One of the most famous NLP models of the recent years are generative models of GPT family, which gained a lot of hype in mass media because of their ability to produce impressively realistic texts. Generative models also strongly benefit from increasing their training dataset size and the number of parameters. GPT-3 have over 170 billion parameters, while the next generation models of this kind are even larger. In terms of protein language it means that the bottleneck is likely to be the number of available annotated sequences.
The obvious area where the generative models can be very useful is de novo protein design including construction of monoclonal antibodies and enzymes with dedicated activity. The reverse problem could also be solved to predict mutations, which might help the virus to evade the immune response from neutralizing antibodies. Such study was performed for the SARS-CoV-2 virus recently.
The most famous protein-related model — the AlphaFold2, which have recently de facto solved the problem of protein structure prediction, is not directly related to other “protein language” models and stands in its own class. The algorithm of AlphaFold2 is complex and includes several modules based on a transformer design. One of them optimizes the links between the pairs of amino acid residues (the residue-residue edges), while other operates on different sequences in the input sequence alignment (the residue-sequence edges). Internally these transformations contain “attention layers” that have the effect of bringing relevant data together and filtering out irrelevant data in a context-dependent way, learnt from training data. These transformations are iterated multiple times. According to developers interviews, the “attention algorithm … mimics the way a person might assemble a jigsaw puzzle: first connecting pieces in small clumps — in this case clusters of amino acids — and then searching for ways to join the clumps in a larger whole”.
The output of these iterations is then fed into the the final structure prediction module, which also based on iterative transformers architecture.
With all their advantages the deep learning models have a number of disadvantages. They are very slow to train, require large datasets and often perform worse than algorithmic techniques on simple tasks and noisy inputs. The NLP techniques are also better suited for long texts, while an average protein is only about 200 amino acid residues.

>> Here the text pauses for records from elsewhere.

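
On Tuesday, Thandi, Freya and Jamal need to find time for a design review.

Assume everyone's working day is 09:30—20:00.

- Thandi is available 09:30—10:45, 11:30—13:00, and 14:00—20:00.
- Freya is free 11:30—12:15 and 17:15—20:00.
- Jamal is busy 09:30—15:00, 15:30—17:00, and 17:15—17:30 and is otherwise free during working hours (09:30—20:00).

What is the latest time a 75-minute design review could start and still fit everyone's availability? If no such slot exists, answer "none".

Jamal free within 09:30–20:00: 15:00–15:30, 17:00–17:15, 17:30–20:00.
Thandi ∩ Freya: 11:30–12:15, 17:15–20:00.
Thandi ∩ Freya ∩ Jamal: 17:30–20:00.
Windows ≥ 75 min: 17:30–20:00.
Latest start in the last window 17:30–20:00 is 20:00 − 75 min = 18:45.

18:45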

The big problem is overfitting, when the model captures irrelevant random noise present in the data. Deep learning models are also unstable in terms of hyperparameters, which are often treated as a kind of “black magic”. Future research in this area should address these issues.
The Receptor.AI uses NLP approaches in several point on our drug discovery pipeline. First, we are utilizing the NLP for populating our in house knowledge graph, which integrates the data about diseases, targets, ligands and clinical trials data. Second, we are developing state-of-the-art transformer-based generative models for molecular generation. In contrast to protein sequences, small drug-like molecules are not so easy to represent as a series of letters and words, but it is intuitively understandable, that there is a certain language of chemical groups, which combine to each other according to well-established rules. We managed to develop the deep-learning model based on such language, which outperform traditional molecular generators. This technique is currently being patented and will be provided as a service for our clients.